Rudi pediu para eles tentarem levar tudo aquilo para dentro de si. Perguntei-me se de fato haveria como trazer aquela imensidão leitosa de água, o cheiro de mato, o céu limpo e clarinho, o som dos passarinhos, o sussurro das águas passando, a imensidão sertaneja para dentro de si.
Por mais que ele quisesse se mimetizar naquele cenário algo que ia além de sua bermuda jeans novinha ou de sua regata Pólo azul marinho, o denunciava como figura estranha ao local. Ele observa o rio com os pés fincados nas pedras, na cintura um canivete, que parece ser ícone da sua busca pelo primitivo dentro dele. Ele observa o pássaro mirrado com penas brancas que passa dando leves e compassadas batidas de asas. Sentado tomava nota de algo, olha fixamente o caderno enquanto levanta a caneta centímetros do papel.
Rudi pediu silêncio. “Pensem no que tem acontecido nesses dias, no que aconteceu hoje, agora e tenham algum tipo de contato físico com a água”, acrescentou.
Mergulhei os meus pés no rio. De onde estou avisto no meu lado direito o infinito de margem, do lado esquerdo há um homem no meio do rio. É um dos integrantes do grupo, a água bate forte em seu dorso.
O rio que cruza a esquina da mata já não é o mesmo rio que bate nos meus pés. Ah, o rio traz tantas surpresas, passa por você, leva um pouco de seu suor conquistado na caminhada, leva algumas dúvidas e deixa um pouco de rio.
Mais de 70% do corpo humano é constituído de água. O rio passa e depois desse breve encontro de moléculas, eu e o rio, nós e o rio, modificados.
O rio vida, o rio passagem. O Rio das Velhas, descobriríamos mais tarde, foi na verdade, como sempre, a primeira vitima do progresso que acontece a quilômetros dali, em Belo Horizonte.
“A gente acha que vai se aventurar no mundo, tentar novas coisas e sair ileso disso? Não se engane”, diz Rudifran em voz alta, como para si mesmo, embora não me olhasse, dirigiu-se a mim.
Nem o meio nem o fim, o caminho
“Tenho que escrever um texto. O governo está me pagando para escrever um texto”, diz com voz séria e aflita. Na casa de Rudifran a televisão e o computador ficam ligados o tempo todo.

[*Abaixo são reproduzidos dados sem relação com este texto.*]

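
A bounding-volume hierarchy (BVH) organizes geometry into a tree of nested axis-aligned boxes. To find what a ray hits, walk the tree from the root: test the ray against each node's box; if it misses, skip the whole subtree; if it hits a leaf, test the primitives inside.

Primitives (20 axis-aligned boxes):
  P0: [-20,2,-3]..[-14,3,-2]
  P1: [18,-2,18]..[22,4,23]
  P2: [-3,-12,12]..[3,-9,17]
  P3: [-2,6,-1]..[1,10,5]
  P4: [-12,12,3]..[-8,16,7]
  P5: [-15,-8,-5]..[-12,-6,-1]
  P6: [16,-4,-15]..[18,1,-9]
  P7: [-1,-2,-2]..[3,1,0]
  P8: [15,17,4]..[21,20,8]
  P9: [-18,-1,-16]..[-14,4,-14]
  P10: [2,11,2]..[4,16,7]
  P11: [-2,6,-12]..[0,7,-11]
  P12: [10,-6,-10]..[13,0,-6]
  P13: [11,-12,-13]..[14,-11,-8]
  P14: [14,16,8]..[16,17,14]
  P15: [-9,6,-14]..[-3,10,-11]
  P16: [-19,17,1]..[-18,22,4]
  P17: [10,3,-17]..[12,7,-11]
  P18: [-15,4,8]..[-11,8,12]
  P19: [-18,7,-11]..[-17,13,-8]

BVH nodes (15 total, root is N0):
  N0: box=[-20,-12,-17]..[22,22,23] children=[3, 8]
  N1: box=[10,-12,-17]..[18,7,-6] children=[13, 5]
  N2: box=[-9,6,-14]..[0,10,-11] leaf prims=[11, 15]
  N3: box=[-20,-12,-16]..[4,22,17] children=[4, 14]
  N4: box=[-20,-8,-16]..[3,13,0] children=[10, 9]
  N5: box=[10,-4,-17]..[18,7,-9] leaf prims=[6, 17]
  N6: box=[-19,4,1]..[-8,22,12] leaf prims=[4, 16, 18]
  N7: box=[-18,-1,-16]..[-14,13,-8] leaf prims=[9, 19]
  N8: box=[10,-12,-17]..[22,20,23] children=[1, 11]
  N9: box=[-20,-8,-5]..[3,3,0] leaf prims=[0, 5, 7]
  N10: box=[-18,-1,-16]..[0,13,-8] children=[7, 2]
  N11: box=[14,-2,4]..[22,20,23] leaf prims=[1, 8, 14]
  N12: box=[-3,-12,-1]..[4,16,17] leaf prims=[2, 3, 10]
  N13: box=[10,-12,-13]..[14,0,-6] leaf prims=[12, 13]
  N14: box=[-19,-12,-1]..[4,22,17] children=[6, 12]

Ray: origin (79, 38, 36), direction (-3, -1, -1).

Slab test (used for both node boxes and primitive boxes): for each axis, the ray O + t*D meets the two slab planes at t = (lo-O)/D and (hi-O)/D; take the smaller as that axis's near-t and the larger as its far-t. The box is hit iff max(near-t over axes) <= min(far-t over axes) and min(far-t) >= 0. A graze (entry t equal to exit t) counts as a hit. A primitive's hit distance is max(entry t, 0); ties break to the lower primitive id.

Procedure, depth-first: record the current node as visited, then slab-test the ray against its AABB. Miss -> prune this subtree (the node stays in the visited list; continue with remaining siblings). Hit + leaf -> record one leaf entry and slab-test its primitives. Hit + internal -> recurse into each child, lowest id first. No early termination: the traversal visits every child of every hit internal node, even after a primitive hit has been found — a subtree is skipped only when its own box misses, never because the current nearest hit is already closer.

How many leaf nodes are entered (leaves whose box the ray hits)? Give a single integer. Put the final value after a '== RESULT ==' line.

Walk:
N0 x:[19,33] y:[16,50] z:[13,53] -> hit [19,33], descend [3, 8]
  N3 x:[25,33] y:[16,50] z:[19,52] -> hit [25,33], descend [4, 14]
    N4 x:[76/3,33] y:[25,46] z:[36,52] -> miss, prune
    N14 x:[25,98/3] y:[16,50] z:[19,37] -> hit [25,98/3], descend [6, 12]
      N6 x:[29,98/3] y:[16,34] z:[24,35] -> hit [29,98/3] leaf, test {P4(miss), P16(miss), P18(miss)}
      N12 x:[25,82/3] y:[22,50] z:[19,37] -> hit [25,82/3] leaf, test {P2(miss), P3(miss), P10(miss)}
  N8 x:[19,23] y:[18,50] z:[13,53] -> hit [19,23], descend [1, 11]
    N1 x:[61/3,23] y:[31,50] z:[42,53] -> miss, prune
    N11 x:[19,65/3] y:[18,40] z:[13,32] -> hit [19,65/3] leaf, test {P1(miss), P8(miss), P14(miss)}

Visited [0, 3, 4, 14, 6, 12, 8, 1, 11]. Tests: 9 box, 3 leaf. Nearest: miss.

== RESULT ==
3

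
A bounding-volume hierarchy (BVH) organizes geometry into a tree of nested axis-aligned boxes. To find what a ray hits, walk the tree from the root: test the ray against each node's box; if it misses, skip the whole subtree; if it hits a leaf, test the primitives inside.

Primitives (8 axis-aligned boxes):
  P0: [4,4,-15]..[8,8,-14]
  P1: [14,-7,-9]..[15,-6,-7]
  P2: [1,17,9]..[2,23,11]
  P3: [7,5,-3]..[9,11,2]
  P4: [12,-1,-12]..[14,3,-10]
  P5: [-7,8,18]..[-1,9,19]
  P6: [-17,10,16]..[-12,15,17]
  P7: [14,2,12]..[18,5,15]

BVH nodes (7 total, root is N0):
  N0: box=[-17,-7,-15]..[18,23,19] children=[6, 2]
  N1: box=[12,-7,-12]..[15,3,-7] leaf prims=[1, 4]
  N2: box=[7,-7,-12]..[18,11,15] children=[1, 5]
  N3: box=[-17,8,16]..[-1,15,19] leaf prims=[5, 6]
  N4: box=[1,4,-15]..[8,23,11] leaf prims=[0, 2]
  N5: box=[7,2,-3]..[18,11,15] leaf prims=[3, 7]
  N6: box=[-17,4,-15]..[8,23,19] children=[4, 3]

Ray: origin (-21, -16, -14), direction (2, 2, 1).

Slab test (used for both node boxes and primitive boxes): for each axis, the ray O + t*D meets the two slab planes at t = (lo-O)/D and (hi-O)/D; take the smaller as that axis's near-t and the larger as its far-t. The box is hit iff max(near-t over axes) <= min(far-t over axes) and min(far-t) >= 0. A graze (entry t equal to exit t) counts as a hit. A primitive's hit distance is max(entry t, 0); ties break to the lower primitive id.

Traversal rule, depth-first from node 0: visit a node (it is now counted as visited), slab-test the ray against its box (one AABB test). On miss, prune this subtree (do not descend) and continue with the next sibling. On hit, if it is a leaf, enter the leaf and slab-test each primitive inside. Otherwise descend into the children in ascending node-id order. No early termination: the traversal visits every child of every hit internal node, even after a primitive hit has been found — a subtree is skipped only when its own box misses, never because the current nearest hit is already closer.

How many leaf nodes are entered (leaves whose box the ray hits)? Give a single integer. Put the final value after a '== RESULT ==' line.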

Seu processo de criação de Marulho, o caminho do rio é intenso e contínuo. “Eu início várias histórias e dou um título. Aí quando acho que não rende mais eu paro e começo outra”, revela, ele que raramente deleta um causo registrado.
No nosso último encontro no Centro Cultural Vergueiro, está com a cabeça raspada. “Eu tenho aquela doença sabe? Aquela que faz você arrancar os próprios cabelos”, explica referindo-se a tricotilomania.
Por coincidência, sentamos numa mesa e onde havia um folheto com alguns versos bucólicos. Ele para e olha por alguns segundos. “Vou guardar isso aqui, pode ser um sinal.” É um homem aberto as interferências do destino não só na sua vida particular mas na sua obra.
Pergunto-me o que Rudi busca. Talvez o sertanejo, a sabedoria dos roceiros, o que há de mais genuíno e doce na nossa cultura e na nossa gente. Como ele consegue captar toda essa fantasia universal e traduzir em códigos, letras, palavras, frases, cenas? Como ele consegue escrever textos tão simples e iluminadores do cerne humano? O como. A curiosidade de saber como ele faz o que ele faz, qual é o caminho interno e externo que ele percorre é o elemento mais encantador e incômodo em Rudifran Pompeu.
Quem assiste a peça Marulho (agora em cartaz) encontra estórias de pescador, personagens de uma cidade ‘afundada’, vidas influenciadas pelo rio, pelo mar. Além disso vê a cabeça de Rudi em uma bandeja.
O homem que encontra palavras para descrever o que muitas vezes as pessoas apenas sentem é um questionador da condição humana. Provoca o público ao mostrar sua própria fragilidade como artista, como ser humano. O sertanejo de alma se equilibra na simplicidade do essencial.
 
* Jornalista formada pela Universidade Mackenzie com pós-graduação em Jornalismo Literário pela Academia Brasileira e Jornalismo Literário (www.abjl.org.br), turma São Paulo 2009.